Tunisian President Kais Saied on Wednesday announced a partial suspension of the country's constitution and the extension of extraordinary measures which have barred Parliament from performing its duties and revoking the immunity of its members.
The announcement, which was made on the Presidency's Facebook page, stated that sections of the constitution in conflict with the President's extraordinary measures would be suspended, along with the work of Parliament. In its absence presidential decrees can serve as legislation and MPs would no longer be paid their salaries or enjoy any parliamentary privileges, the statement said.
It also said Mr Saied would form a committee to prepare amendments to Tunisia's constitution, one of the leader's primary objectives since the earliest days of his campaign.
Critics accused Mr Saied of a coup in July, when he sacked the prime minister, froze the activities of parliament and assumed sole authority of the country after invoking an article in the constitution which enables the president to implement a 30-day exceptional period in times of imminent danger to the country.
In the absence of a Constitutional Court, which had not been seated in part due to the president's rejection of a law changing how the judges would be appointed, Mr Saied extended those measures indefinitely in August.
Mr Saied has repeatedly affirmed that his actions are in line with the governing principals of the constitution.
Monica Marks, an assistant professor of Middle East politics at NYU Abu Dhabi and a close watcher of Tunisia, says that Mr Saied's actions put the country’s first democratically representative constitution in jeopardy.
"Tunisia’s constitution passed in 2014 with near unanimous support after years of parliamentary wrangling and exhaustive consultations with Tunisian civil society," she said.
If the President pushes through changes by decree it risks destroying "something that so many Tunisians fought incredibly hard to achieve after decades of dictatorship".
Earlier this month, palace aide Walid Hajjem told Sky News Arabia that the president intended to put forward amendments to the 2014 constitution, which was drafted by a constituent assembly in the wake of the 2011 revolution, for a nationwide referendum.
The move has been criticised by both allies and opponents of Mr Saied, who are calling for dialogue and inclusion in creating a new political system.
Several parties that initially backed Mr Saied after July 25th have in recent weeks distanced themselves from the president as he has grown more isolated and failed to appoint a new prime minister despite repeated assurances he would do so.
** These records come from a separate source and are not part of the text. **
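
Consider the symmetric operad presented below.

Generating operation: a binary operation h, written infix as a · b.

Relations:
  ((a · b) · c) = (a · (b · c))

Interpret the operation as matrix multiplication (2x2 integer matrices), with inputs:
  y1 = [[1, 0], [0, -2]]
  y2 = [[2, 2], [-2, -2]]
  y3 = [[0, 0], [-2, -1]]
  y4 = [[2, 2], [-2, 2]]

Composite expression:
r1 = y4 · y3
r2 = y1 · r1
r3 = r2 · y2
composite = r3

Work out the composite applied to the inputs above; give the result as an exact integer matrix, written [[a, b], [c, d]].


(y4 · y3) = [[-4, -2], [-4, -2]]
(y1 · (y4 · y3)) = [[-4, -2], [8, 4]]
((y1 · (y4 · y3)) · y2) = [[-4, -4], [8, 8]]

[[-4, -4], [8, 8]]


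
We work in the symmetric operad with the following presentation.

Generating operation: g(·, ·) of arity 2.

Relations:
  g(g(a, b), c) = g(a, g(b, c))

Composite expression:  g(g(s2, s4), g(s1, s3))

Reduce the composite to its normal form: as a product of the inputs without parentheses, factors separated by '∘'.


Associativity of g dissolves the nesting; only the s-input order survives.
g(s2, s4) flattens to s2 ∘ s4
g(s1, s3) flattens to s1 ∘ s3
g(g(s2, s4), g(s1, s3)) flattens to s2 ∘ s4 ∘ s1 ∘ s3

s2 ∘ s4 ∘ s1 ∘ s3


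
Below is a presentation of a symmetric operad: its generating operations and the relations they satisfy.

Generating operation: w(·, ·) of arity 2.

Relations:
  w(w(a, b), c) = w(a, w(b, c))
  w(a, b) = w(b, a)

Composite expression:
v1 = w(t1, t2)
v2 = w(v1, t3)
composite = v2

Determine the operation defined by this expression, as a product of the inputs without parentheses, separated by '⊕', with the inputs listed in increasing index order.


t1 ⊕ t2 ⊕ t3

Any arrangement under w is one operation, so sort the t-inputs.
w(t1, t2) collapses to t1 ⊕ t2
w(w(t1, t2), t3) collapses to t1 ⊕ t2 ⊕ t3
sorting the factors by input index: t1 ⊕ t2 ⊕ t3


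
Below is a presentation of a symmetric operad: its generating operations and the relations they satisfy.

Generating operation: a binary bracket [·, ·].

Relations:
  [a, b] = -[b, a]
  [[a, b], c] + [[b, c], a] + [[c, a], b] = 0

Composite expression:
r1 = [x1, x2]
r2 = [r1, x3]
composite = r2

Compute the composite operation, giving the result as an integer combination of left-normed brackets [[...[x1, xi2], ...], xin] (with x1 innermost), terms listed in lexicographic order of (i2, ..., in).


[[x1, x2], x3]


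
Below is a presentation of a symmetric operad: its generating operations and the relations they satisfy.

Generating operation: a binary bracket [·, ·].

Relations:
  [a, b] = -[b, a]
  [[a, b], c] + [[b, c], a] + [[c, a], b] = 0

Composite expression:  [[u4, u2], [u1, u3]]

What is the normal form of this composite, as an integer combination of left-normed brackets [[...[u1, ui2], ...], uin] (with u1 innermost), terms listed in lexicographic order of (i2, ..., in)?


Skip Jacobi rewriting: expand, keep u1-initial words, read off terms.
Composite bracket: [[u4, u2], [u1, u3]]
Each bracket splits as ab - ba, giving 8 signed words (2^3 = 8).
The u1-initial words carry the normal form:
  u1u3u2u4 appears with sign +1, giving the term +[[[u1, u3], u2], u4]
  u1u3u4u2 appears with sign -1, giving the term -[[[u1, u3], u4], u2]

[[[u1, u3], u2], u4] - [[[u1, u3], u4], u2]


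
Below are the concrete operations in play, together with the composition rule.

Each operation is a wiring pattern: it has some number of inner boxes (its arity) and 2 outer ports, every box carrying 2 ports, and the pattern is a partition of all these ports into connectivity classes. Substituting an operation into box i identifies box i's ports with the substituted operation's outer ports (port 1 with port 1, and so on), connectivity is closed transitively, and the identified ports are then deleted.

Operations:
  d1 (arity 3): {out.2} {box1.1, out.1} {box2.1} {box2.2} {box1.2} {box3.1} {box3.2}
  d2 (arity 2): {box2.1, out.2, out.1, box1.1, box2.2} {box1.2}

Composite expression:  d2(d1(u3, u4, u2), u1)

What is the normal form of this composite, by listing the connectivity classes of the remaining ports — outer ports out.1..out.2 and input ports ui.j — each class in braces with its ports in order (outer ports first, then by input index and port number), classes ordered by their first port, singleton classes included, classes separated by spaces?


{out.1, out.2, u1.1, u1.2, u3.1} {u2.1} {u2.2} {u3.2} {u4.1} {u4.2}

Reachability decides: close wires over d2-identified ports.
composing d1 on (u3, u4, u2), with out.j its own outer ports: {out.1, u3.1} {out.2} {u2.1} {u2.2} {u3.2} {u4.1} {u4.2}
composing d2 on (u3, u4, u2, u1), with out.j its own outer ports: {out.1, out.2, u1.1, u1.2, u3.1} {u2.1} {u2.2} {u3.2} {u4.1} {u4.2}


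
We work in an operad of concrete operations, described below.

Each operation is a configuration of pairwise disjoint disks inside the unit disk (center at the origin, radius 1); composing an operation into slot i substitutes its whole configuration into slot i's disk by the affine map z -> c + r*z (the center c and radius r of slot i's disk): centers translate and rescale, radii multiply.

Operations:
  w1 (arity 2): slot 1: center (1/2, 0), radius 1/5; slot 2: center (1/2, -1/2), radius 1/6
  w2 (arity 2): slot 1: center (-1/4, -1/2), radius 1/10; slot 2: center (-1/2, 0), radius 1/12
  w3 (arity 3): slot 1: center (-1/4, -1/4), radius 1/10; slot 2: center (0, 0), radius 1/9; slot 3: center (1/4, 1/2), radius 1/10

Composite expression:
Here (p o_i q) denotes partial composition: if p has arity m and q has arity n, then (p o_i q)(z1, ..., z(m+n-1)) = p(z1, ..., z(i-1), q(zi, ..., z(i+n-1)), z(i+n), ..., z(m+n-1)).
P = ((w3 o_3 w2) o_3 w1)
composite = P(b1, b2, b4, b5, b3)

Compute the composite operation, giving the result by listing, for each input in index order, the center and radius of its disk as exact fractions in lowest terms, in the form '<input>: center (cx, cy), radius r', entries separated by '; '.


Only the slot chain above each b matters under w3; compose those maps.
for b1, the 1-step affine chain lands on center (-1/4, -1/4), radius 1/10
for b2, the 1-step affine chain lands on center (0, 0), radius 1/9
for b4, the 3-step affine chain lands on center (23/100, 9/20), radius 1/500
for b5, the 3-step affine chain lands on center (23/100, 89/200), radius 1/600
for b3, the 2-step affine chain lands on center (1/5, 1/2), radius 1/120

b1: center (-1/4, -1/4), radius 1/10; b2: center (0, 0), radius 1/9; b3: center (1/5, 1/2), radius 1/120; b4: center (23/100, 9/20), radius 1/500; b5: center (23/100, 89/200), radius 1/600


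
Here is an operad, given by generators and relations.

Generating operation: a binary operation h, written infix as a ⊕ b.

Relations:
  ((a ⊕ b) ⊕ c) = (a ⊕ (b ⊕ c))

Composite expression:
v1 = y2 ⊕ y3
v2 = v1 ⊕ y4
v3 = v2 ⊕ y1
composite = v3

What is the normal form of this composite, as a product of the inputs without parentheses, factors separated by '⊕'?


Every regrouping of h is equal, so read the y-inputs in written order.
(y2 ⊕ y3) reduces to y2 ⊕ y3
((y2 ⊕ y3) ⊕ y4) reduces to y2 ⊕ y3 ⊕ y4
(((y2 ⊕ y3) ⊕ y4) ⊕ y1) reduces to y2 ⊕ y3 ⊕ y4 ⊕ y1

y2 ⊕ y3 ⊕ y4 ⊕ y1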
Mohamed Abbou, co-founder of centre-left party Attayar, this week said on Jawhara FM radio that a referendum could render Mr Saied "illegitimate". He criticised the president for casting aside a constitution he swore an oath to defend.
Tunisia's powerful General Tunisian Workers' Union (UGTT) has also rejected unilateral amendments to the country's constitution. Earlier in the month they put forward their own detailed roadmap out of the crisis, including updating electoral law and holding snap elections, but reaffirmed their commitment to the 2014 constitution.